The aim of this study was to evaluate the outcomes of patients with R1 resection of rectal cancer.
Method Retrospective study of all patients operatively managed within our institution between April 2008–April 2013 for rectal cancer. Baseline demographics and multiple outcome measures recorded.
Overall survival (OS), disease free survival (DFS) and recurrence were the primary outcome measures.
Results Overall there were 306 primary rectal cancers. 76% were grade T3/4 tumours. OS of 30 months. R1 rate was 16% (48 patients). 31 patients underwent APR, and 17 AR. 32 patients underwent neo-adjuvant treatment. In responders, overall survival was 55 months, with no EMV. In non-responders OS was 29 months, with EMV in 48%. In patients who did not receive NAC, OS was 23 months, with EMV in 74%. EMV is the strongest predictor for poor survival following R1 (p = 0.001). We found a correlation between number of positive nodes, and OS/DFS(p = 0.004).

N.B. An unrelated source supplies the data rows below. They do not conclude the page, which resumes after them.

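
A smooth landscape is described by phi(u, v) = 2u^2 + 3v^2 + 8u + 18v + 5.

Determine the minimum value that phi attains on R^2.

phi(u,v) separates as P(u) + Q(v) + 5, so its minimum is min P + min Q + 5.
P'(u) = 4u + 8 vanishes at u ∈ {-2}; Q'(v) = 6v + 18 vanishes at v ∈ {-3}.
Local minima of P (where P''>0): P(-2)=-8. Local minima of Q: Q(-3)=-27.
So the global minimum of phi is P(-2) + Q(-3) + 5 = -8 − 27 + 5 = -30, attained at (-2, -3).

-30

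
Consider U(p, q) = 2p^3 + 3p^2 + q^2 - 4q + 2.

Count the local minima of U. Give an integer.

1

U separates as a function of p plus a function of q, so ∇U=0 decouples.
∂U/∂p = 6p(p + 1) = 0 at p ∈ {-1, 0}; ∂U/∂q = 2(q - 2) = 0 at q ∈ {2}.
The Hessian is diagonal: diag(U_pp, U_qq). Second derivatives: U_pp(-1)=-6, U_pp(0)=6; U_qq(2)=2.
Local minima occur where both diagonal entries positive: (0, 2). Count: 1.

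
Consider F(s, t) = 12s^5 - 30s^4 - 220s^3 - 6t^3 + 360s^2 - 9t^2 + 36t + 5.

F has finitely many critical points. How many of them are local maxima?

2

F separates as a function of s plus a function of t, so ∇F=0 decouples.
∂F/∂s = 60s(s - 4)(s - 1)(s + 3) = 0 at s ∈ {-3, 0, 1, 4}; ∂F/∂t = -18(t - 1)(t + 2) = 0 at t ∈ {-2, 1}.
The Hessian is diagonal: diag(F_ss, F_tt). Second derivatives: F_ss(-3)=-5040, F_ss(0)=720, F_ss(1)=-720, F_ss(4)=5040; F_tt(-2)=54, F_tt(1)=-54.
Local maxima occur where both diagonal entries negative: (-3, 1), (1, 1). Count: 2.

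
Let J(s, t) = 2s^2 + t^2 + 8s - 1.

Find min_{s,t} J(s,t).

-9

J(s,t) separates as P(s) + Q(t) − 1, so its minimum is min P + min Q − 1.
P'(s) = 4s + 8 vanishes at s ∈ {-2}; Q'(t) = 2t vanishes at t ∈ {0}.
Local minima of P (where P''>0): P(-2)=-8. Local minima of Q: Q(0)=0.
So the global minimum of J is P(-2) + Q(0) − 1 = -8 + 0 − 1 = -9, attained at (-2, 0).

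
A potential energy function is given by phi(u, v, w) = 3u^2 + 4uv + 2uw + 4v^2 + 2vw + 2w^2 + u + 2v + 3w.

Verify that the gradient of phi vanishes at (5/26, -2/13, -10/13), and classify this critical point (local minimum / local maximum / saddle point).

local minimum

∇phi = (6u + 4v + 2w + 1, 4u + 8v + 2w + 2, 2u + 2v + 4w + 3); substituting (5/26, -2/13, -10/13) gives ∇phi = (0, 0, 0), so (5/26, -2/13, -10/13) is indeed a critical point.
The Hessian is constant: H = [[6, 4, 2], [4, 8, 2], [2, 2, 4]].
Leading principal minors: Δ₁ = 6, Δ₂ = 32, Δ₃ = 104.
All leading minors are positive, so H is positive definite: a local minimum.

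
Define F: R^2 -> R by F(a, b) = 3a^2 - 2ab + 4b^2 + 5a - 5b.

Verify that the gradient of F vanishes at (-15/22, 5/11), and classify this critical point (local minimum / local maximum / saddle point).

local minimum

∇F = (6a - 2b + 5, -2a + 8b - 5); substituting (-15/22, 5/11) gives ∇F = (0, 0), so (-15/22, 5/11) is indeed a critical point.
The Hessian of F is constant: H = [[6, -2], [-2, 8]].
det(H) = 6·8 − (-2)² = 44.
det(H) > 0 and tr(H) = 14 > 0, so H is positive definite and the point is a local minimum.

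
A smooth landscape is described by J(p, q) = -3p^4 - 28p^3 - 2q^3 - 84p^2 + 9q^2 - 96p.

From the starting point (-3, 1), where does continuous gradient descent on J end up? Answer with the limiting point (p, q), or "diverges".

(-2, 0)

J is separable, so gradient descent decouples: p follows -∂J/∂p, q follows -∂J/∂q.
∂J/∂p = -12(p + 1)(p + 2)(p + 4); at p=-3 this is -24, so p increases.
∂J/∂q = -6q(q - 3); at q=1 this is 12, so q decreases.
p converges to its nearest critical value -2 (a local min of the p-part); q converges to 0. The iterate converges to (-2, 0).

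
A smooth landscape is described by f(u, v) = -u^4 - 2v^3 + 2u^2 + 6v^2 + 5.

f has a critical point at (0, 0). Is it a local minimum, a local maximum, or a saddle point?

The mixed partial ∂²f/∂u∂v is 0, so the Hessian at any point is diag(f_uu, f_vv) = diag(4(-3u^2 + 1), 12(-v + 1)).
At (0, 0): H = diag(4, 12).
Both eigenvalues are positive, so H is positive definite: a local minimum.

local minimum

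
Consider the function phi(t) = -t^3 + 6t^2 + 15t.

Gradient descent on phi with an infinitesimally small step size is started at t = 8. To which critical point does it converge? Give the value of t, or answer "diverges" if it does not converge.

phi'(t) = -3(t - 5)(t + 1), so phi'(8) = -81.
Gradient descent moves in the -phi' direction, i.e. t is increasing.
There is no critical point above t=8, and phi' keeps the same sign, so the iterate runs off to +∞.

diverges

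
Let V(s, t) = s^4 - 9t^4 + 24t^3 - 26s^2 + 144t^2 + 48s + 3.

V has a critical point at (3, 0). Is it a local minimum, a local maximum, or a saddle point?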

Conclusion R1 rectal cancer is not an automatic death sentence. We have demonstrated relatively positive OS in this cohort. In particular, those who respond to NAC have the potential for very good OS and DFS, with the potential for remission. We have shown EMV to be the strongest predictor for poor survival. Perhaps these patients could benefit from intraoperative frozen section histo-pathological analysis and intraoperative radiotherapy to improve survival and reduce recurrence rate.
Disclosure of interest None Declared.